Appelés par notre avenir

Charles Delhez —
Depuis le 24 décembre, le pape François ouvre un peu partout les portes saintes du jubilé. La plus symbolique est sans doute celle d’une prison romaine. Le thème choisi pour cette année jubilaire est « Pèlerins d’espérance ». La science nous invite à scruter nos origines: d'où venons-nous ? Mais Il est une question à laquelle les scientifique ne peuvent répondre : où allons-nous, connaîtrons-nous la paix, la joie en plénitude ?
Ce regard vers l'avenir, qui devine ce que l'on ne voit pas encore, le rai de lumière dessous la porte encore fermée, les chrétiens l'appellent espérance. Elle se doit d’être active. Une espérance passive est une contradiction dans les termes. Ce n’est qu’un espoir. L’espoir rêve de quelque de chose qui ne dépend pas de nous, ainsi une journée de plein soleil ! L’espérance nous engage : je ne peux espérer un monde de paix si j’entretiens la guerre, fût-ce dans mes relations proches. Je ne peux espérer un monde meilleur qu’en y travaillant.
Espérer est donc bien plus que souhaiter. Ne confondons pas non plus l’espérance avec le progrès que nous identifions facilement avec la croissance illimitée, les découvertes médicales ou les innovations technologiques. Dans son Adresse à l'an 2000 (1986), l’écrivain Jean Cocteau expliquait qu'il était possible que le progrès soit le développement d’une erreur. Il s’agit donc de s'interroger : nous rend-il plus humains ?
L'espérance est un mouvement enraciné au plus profond de nous-même. Il traverse nos espoirs déçus. « Quand l'espérance m'a déçu dans un de mes espoirs, je ne puis plus être fidèle à cet espoir, il me reste à être fidèle à l'espérance », affirme le philosophe Karl Jaspers. L’espoir meurt, l’espérance demeure. Quelque chose me dit que cela vaut la peine de continuer le chemin, malgré les démentis du présent. L'horizon reste prometteur. Antonio Gramsci opposait au pessimisme de l'intelligence l'optimisme de la volonté. Je constate ce qui ne va pas, mais je crois que cela peut aller mieux et je m'y attèle.

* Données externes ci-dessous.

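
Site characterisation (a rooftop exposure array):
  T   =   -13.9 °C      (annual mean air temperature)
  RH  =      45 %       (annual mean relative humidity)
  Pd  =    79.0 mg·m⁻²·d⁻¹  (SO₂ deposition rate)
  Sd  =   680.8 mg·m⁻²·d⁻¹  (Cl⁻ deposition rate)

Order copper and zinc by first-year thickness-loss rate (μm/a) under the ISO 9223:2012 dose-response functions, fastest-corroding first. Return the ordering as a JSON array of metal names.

["zinc", "copper"]

copper: f(T) = +0.126·(T−10) [T≤10 °C] = -3.0114
  sulphur-dioxide contribution → 0.01156 μm/a
  chloride contribution → 0.1525 μm/a
  ⇒ r_corr(copper) = 0.1641 μm/a
zinc: T≤10 °C ⇒ hinge +0.038·(-13.9−10) = -0.9082
  sulphur-dioxide contribution → 0.2819 μm/a
  chloride contribution → 0.317 μm/a
  total first-year rate 0.5989 μm/a
Ordering by μm/a: zinc (0.599) > copper (0.164)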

Ce mouvement est orienté. C'est l'originalité judéo-chrétienne. Le temps n'est plus cyclique, il y a un horizon. Les juifs attendent un messie. Pour les chrétiens, cet avenir a pris pied parmi nous : le Christ, mort et ressuscité ; il habite déjà l’avenir et nous y donne rendez-vous. À la fin des temps, Dieu pourra enfin dire que « cela était très bon », comme il l'annonce dès la première page de la Bible. Nous avançons tendus vers le Royaume, pas seulement en pensée mais en acte.

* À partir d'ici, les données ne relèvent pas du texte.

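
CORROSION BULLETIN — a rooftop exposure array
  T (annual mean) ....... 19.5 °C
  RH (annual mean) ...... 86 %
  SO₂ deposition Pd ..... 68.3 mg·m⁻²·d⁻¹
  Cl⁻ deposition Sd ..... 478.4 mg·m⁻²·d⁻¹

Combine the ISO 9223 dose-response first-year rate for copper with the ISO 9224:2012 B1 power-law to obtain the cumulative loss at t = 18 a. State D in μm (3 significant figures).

copper: temperature factor f = -0.080·(9.5) = -0.7600
  Pd branch = 0.0053·Pd^0.26·e^(0.059·RH+f) = 1.188 μm/a
  Sd branch = 0.01025·Sd^0.27·e^(0.036·RH+0.049·T) = 3.118 μm/a
  r_corr = 1.188 + 3.118 = 4.305 μm/a
Long-term exponent b (ISO 9224 Table 2, B1) = 0.667
  D(18) = 4.305 × 18^0.667 = 4.305 × 6.875 = 29.6 μm

D(18) = 29.6 μm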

Nous sommes « appelés par notre avenir », selon la belle expression de Christine Pedotti. Et cette espérance dans un au-delà « contamine par avance la vie quotidienne », ajoute-t-elle. Dans une société dépressive, on est habitué à voir les menaces, mais l'espérance nous invite à repérer les promesses, les premiers bourgeons. Et n’oublions pas l’imprévisible. Les journaux nous abreuvent de pronostics sombres, mais l'histoire humaine est faite d’événements que nul n'avait imaginés. Des choses que nous ne soupçonnions pas peuvent toujours survenir. Qui avait prévu la chute du mur de Berlin? Tant qu’il y aura des nouveau-nés, l’espérance sera permise.
Un enfant apporte toujours avec lui de l’imprévu. « Chaque enfant qui naît, écrivait le poète indien Tagore, porte en lui l’espoir que Dieu n’est pas découragé au sujet de l’homme ».